UCL Business Ltd
- Company type: Limited company
- Industry: Technology transfer
- Founded: 2006 (London)
- Headquarters: London, United Kingdom
- Parent: University College London
- Website: uclb.com

= UCL Business =

University technology-transfer company

UCL Business Ltd is the technology-transfer company of University College London in London, England. Its head office is on Tottenham Court Road in the London Borough of Camden.

==History==

UCL's first technology-transfer company was named in the Pandora papers for the widespread use of offshore companies and use of third party ownership and payments to avoid UCL and government oversight. UCL Ventures merged with the technology-transfer company of the Royal Free Hospital, Freemedic plc (founded in 1993) to form UCL Biomedica PLC.

The former UCL Business had been established to force academics through the use of NDA's to sign over any IP to UCL, thereby aiding the development of commercially valuable technologies arising from UCL, whilst UCL BioMedica had been established to commercialise opportunities arising from UCL's biomedical research strengths, as well as to conduct clinical trials. The integration of the two technology transfer activities created a single organisation focused on delivering the complete commercialisation process from patent registration and support for the creation of new businesses, through to licensing and sales of technologies to industry partners.

UCLB provided advice and a grant support to Siavash Haroun Mahdavi in helping him to establish the robotics company Complex Matters.

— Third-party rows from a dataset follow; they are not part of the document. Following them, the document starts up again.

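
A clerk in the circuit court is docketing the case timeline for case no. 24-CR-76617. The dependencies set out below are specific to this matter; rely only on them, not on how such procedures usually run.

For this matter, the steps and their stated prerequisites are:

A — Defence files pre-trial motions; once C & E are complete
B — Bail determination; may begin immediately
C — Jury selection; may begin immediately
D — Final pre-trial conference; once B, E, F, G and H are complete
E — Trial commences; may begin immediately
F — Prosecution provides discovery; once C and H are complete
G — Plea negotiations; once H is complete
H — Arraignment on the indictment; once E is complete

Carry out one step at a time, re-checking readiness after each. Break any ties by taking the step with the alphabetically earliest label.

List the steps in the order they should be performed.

B, C, E, A, H, F, G, D

Nothing is required for B, C and E. B has the earlier label → B first.
C and E are both available; C has the earlier label → C.
That leaves E as the only ready step → E.
Now A and H have their prerequisites met. A has the earlier label, so A next.
H needed E, now all done → H.
Ready: F and G. F has the earlier label → F.
G needed H, now all done → G.
That leaves D as the only ready step → D.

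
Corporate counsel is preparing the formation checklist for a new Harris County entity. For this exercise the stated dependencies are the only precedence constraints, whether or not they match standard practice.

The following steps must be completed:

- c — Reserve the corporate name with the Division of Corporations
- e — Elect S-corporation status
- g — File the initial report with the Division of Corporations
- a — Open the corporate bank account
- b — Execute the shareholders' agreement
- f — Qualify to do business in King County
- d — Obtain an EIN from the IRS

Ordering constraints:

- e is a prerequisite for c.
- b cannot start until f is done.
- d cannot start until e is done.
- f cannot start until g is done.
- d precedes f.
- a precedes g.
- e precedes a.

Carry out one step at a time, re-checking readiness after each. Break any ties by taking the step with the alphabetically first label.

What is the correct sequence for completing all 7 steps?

Only e has no prerequisites, so it is first.
Now a, c and d have their prerequisites met. a has the earlier label, so a next.
g now also ready, so the ready set is {c, d, g}; c has the earlier label → c.
d and g are both available; d has the earlier label → d.
g needed a, now all done → g.
f needed d and g, now all done → f.
That leaves b as the only ready step → b.

e, a, c, d, g, f, b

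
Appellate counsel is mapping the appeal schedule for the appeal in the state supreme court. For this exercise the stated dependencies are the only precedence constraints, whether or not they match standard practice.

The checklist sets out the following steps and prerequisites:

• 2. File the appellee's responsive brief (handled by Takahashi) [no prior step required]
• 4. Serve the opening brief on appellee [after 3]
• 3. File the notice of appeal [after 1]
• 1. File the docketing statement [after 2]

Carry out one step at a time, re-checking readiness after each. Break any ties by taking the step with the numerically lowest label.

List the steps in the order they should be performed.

2, 1, 3, 4

2 has no prerequisites → 2 first.
That leaves 1 as the only ready step → 1.
That leaves 3 as the only ready step → 3.
4 is the only step now ready → 4.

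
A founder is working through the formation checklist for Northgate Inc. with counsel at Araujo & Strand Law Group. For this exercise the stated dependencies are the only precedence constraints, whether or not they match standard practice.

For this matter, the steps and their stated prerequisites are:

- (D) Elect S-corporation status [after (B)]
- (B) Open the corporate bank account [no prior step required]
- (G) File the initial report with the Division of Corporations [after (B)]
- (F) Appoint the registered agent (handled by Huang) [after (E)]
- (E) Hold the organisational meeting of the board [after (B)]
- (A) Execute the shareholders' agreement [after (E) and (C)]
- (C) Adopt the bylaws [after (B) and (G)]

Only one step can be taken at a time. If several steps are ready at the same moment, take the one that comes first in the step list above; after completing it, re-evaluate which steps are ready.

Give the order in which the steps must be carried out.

(B) has no prerequisites → (B) first.
Now (D), (G) and (E) have their prerequisites met. (D) is listed earlier, so (D) next.
(G) and (E) are both available; (G) is listed earlier → (G).
Now (E) and (C) have their prerequisites met. (E) is listed earlier, so (E) next.
(F) now also ready, so the ready set is {(F), (C)}; (F) is listed earlier → (F).
(C) needed (B) and (G), now all done → (C).
(A) needed (E) and (C), now all done → (A).

(B), (D), (G), (E), (F), (C), (A)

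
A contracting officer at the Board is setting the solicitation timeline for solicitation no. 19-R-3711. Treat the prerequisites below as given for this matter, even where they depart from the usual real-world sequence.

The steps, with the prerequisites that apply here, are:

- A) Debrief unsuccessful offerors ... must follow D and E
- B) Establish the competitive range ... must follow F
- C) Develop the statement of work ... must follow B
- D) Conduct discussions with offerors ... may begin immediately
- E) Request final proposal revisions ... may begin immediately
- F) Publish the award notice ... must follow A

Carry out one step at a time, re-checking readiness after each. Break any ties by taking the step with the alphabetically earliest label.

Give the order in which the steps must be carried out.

D, E, A, F, B, C

Nothing is required for D and E. D has the earlier label → D first.
E is the only step now ready → E.
That leaves A as the only ready step → A.
F needed A, now all done → F.
Next only B has its prerequisites met → B.
That leaves C as the only ready step → C.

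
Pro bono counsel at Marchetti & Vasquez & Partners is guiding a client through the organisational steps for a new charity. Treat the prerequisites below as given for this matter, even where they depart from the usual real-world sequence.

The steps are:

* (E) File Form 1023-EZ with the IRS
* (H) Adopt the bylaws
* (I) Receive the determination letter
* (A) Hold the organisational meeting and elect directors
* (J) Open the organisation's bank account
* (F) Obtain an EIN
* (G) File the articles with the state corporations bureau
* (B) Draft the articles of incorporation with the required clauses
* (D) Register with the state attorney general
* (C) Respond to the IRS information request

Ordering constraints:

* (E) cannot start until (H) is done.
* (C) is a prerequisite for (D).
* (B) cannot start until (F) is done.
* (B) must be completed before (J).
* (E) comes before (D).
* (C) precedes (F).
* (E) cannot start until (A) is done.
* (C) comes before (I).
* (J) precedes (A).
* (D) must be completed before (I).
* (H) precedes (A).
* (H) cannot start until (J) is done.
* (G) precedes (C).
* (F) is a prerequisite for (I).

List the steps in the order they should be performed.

Only (G) has no prerequisites, so it is first.
(C) needed (G), now all done → (C).
(F) needed (C), now all done → (F).
(B) needed (F), now all done → (B).
(J) needed (B), now all done → (J).
(H) needed (J), now all done → (H).
That leaves (A) as the only ready step → (A).
That leaves (E) as the only ready step → (E).
That leaves (D) as the only ready step → (D).
That leaves (I) as the only ready step → (I).

(G) (C) (F) (B) (J) (H) (A) (E) (D) (I)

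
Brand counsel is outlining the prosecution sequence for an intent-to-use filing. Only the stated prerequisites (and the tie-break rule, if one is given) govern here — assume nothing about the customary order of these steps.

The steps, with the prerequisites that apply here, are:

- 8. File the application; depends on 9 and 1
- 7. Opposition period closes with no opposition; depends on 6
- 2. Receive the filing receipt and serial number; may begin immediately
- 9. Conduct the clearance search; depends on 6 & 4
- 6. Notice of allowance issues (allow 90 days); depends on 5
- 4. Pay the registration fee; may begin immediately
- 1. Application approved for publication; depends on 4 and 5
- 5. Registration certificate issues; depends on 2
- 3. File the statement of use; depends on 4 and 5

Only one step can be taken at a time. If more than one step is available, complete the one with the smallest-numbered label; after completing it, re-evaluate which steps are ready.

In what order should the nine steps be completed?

2, 4, 5, 1, 3, 6, 7, 9, 8

Nothing is required for 2 and 4. 2 has the earlier label → 2 first.
5 now also ready, so the ready set is {4, 5}; 4 has the earlier label → 4.
5 needed 2, now all done → 5.
Ready: 1, 3 and 6. 1 has the earlier label → 1.
3 and 6 are both available; 3 has the earlier label → 3.
6 needed 5, now all done → 6.
Now 7 and 9 have their prerequisites met. 7 has the earlier label, so 7 next.
9 needed 4 and 6, now all done → 9.
Next only 8 has its prerequisites met → 8.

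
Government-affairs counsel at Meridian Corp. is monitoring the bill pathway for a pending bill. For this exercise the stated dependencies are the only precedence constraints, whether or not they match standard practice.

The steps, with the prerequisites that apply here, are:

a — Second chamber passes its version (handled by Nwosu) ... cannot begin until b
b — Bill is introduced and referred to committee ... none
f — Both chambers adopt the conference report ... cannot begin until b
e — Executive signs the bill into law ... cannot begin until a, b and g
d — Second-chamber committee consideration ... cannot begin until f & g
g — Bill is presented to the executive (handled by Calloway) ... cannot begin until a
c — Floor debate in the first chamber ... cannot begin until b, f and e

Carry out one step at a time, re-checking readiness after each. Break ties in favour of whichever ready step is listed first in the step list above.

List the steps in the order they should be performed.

b, a, f, g, e, d, c

b has no prerequisites → b first.
Now a and f have their prerequisites met. a is listed earlier, so a next.
g now also ready, so the ready set is {f, g}; f is listed earlier → f.
That leaves g as the only ready step → g.
Now e and d have their prerequisites met. e is listed earlier, so e next.
Ready: d and c. d is listed earlier → d.
Next only c has its prerequisites met → c.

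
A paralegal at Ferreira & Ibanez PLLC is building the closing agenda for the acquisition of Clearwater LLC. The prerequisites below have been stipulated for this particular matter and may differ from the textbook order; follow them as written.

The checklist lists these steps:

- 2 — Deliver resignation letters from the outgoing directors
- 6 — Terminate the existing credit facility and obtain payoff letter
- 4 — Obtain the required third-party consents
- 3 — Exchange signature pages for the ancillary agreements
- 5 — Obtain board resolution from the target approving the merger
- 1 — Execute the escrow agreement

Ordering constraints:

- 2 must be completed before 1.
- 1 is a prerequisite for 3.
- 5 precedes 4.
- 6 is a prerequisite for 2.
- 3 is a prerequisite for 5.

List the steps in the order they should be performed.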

In January 2011, BioVex, a cancer vaccines company spun-out of UCL in 1999, was sold to Amgen for $1 billion.

==Operations==

===Spin-out companies===

UCLB has equity stake in all of its companies, the majority being spin-outs arising from technologies developed across the full range of faculties within UCL, including biomedical, biotechnology, engineering, mathematics, physical sciences and build environment companies. These include Ark Therapeutics Ltd, Arrow Therapeutics Ltd, Biovex Ltd, Canbex, Domainex Ltd, Evexar Medical Ltd, Genex Biosystems, Intercytex, Medic-to-Medic, Pentraxin Therapeutics, PolyMASC Pharmaceuticals PLC, Proaxon, Spirogen Ltd, Stanmore Implants Worldwide Ltd, Advanced Design Technology, AS Built Solutions, Bloomsbury DSP, Endomagnetics, EuroTempest, Ixico, Quantemol, Senceive, Space Syntax, Zinwave.